William Owen “Bucky” O'Neill was an Arizona lawyer, miner, cowboy, gambler, court reporter , editor of the Prescott Journal Miner, then founded, edited, and published Hoof and Horn, a paper for the live stock industry. He was elected Yavapai County Probate Judge and School Superintendent, tax assessor-collector, Yavapai County Sheriff, and finally, Mayor of Prescott. He was also one of the most important members of Teddy Roosevelt's Rough Riders during the Spanish-American War, having recruited many of the volunteers and supervised their training while in San Antonio waiting to be deployed. Just prior to the famous charge up Kettle (not San Juan) hill he was killed by a Spanish sniper.

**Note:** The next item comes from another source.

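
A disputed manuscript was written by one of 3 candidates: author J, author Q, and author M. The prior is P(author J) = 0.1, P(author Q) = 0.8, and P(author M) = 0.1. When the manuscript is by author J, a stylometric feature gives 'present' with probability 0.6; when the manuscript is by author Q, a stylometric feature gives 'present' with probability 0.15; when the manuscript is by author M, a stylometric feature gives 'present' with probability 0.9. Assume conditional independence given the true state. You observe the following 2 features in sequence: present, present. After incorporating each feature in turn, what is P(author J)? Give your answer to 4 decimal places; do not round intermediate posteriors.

0.2667

Apply Bayes' rule sequentially, carrying P(author J) forward.
After 'present': normaliser = 0.6·0.1000 + 0.15·0.8000 + 0.9·0.1000; P(author J) ≈ 0.2222, P(author Q) ≈ 0.4444, P(author M) ≈ 0.3333
After 'present': normaliser = 0.6·0.2222 + 0.15·0.4444 + 0.9·0.3333; P(author J) ≈ 0.2667, P(author Q) ≈ 0.1333, P(author M) ≈ 0.6000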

Theodore Roosevelt, "The Rough Riders"
"The most serious loss that I and the regiment could have suffered befell just before we charged.

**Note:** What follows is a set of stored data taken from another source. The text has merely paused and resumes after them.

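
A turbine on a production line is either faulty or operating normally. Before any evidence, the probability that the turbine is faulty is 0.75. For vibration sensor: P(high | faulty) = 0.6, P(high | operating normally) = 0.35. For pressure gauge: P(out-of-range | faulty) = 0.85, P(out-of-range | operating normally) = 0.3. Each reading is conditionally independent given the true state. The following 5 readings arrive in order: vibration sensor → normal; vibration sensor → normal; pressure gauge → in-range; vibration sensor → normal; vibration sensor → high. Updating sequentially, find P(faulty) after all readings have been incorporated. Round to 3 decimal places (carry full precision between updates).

After vibration sensor='normal': P(faulty) = 0.4·0.7500 / (0.4·0.7500 + 0.65·0.2500) ≈ 0.6486
After vibration sensor='normal': P(faulty) = 0.4·0.6486 / (0.4·0.6486 + 0.65·0.3514) ≈ 0.5319
After pressure gauge='in-range': P(faulty) = 0.15·0.5319 / (0.15·0.5319 + 0.7·0.4681) ≈ 0.1958
After vibration sensor='normal': P(faulty) = 0.4·0.1958 / (0.4·0.1958 + 0.65·0.8042) ≈ 0.1303
After vibration sensor='high': P(faulty) = 0.6·0.1303 / (0.6·0.1303 + 0.35·0.8697) ≈ 0.2043

0.204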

He had graduated from the National Law School in Washington, DC and came to Arizona Territory in 1879, and arrived in Prescott in the spring of 1882 after stopovers in Tombstone (he worked on the Tombstone Epitaph) and Phoenix.
He gained his nickname in Prescott by his love of the card game faro which was sometimes called, "buck the tiger."
Bucky grew prosperous from developing onyx mines near Mayer, Arizona, and promoted copper mining in the Grand Canyon ( O’Neill Butte in the Grand Canyon is named after Bucky) as well as a railroad to its South Rim. In 1894, he led a Smithsonian expedition to explore the prehistoric Sinaguan ruin called "Montezuma's Castle" on Beaver Creek in the Verde Valley. He was Captain of the "Prescott's Grays" militia, and a volunteer fireman on the "Toughs" hose cart team. As Adjutant General of Arizona Territory, he helped to organize its National Guard.
Perhaps Bucky`s least known talent was fiction, which he is said to have written at night, as his wife Pauline played the piano. Apparently all of his stories (about ten are known) followed dark themes set in Arizona Territory, and appeared in the San Francisco Examiner or Argonaut magazine between 1891 and 1910.
In the Turner Network television miniseries on the Rough Riders, O'Neill was played by Sam Elliott.
Many historians feel if O’Neill had survived the war and returned to Arizona he would probably have become Arizona’s first governor when Arizona achieved statehood. On his tomb in Section 1 of Arlington National Cemetery are the words that he had once written:
"Who would not die for a new star on the flag."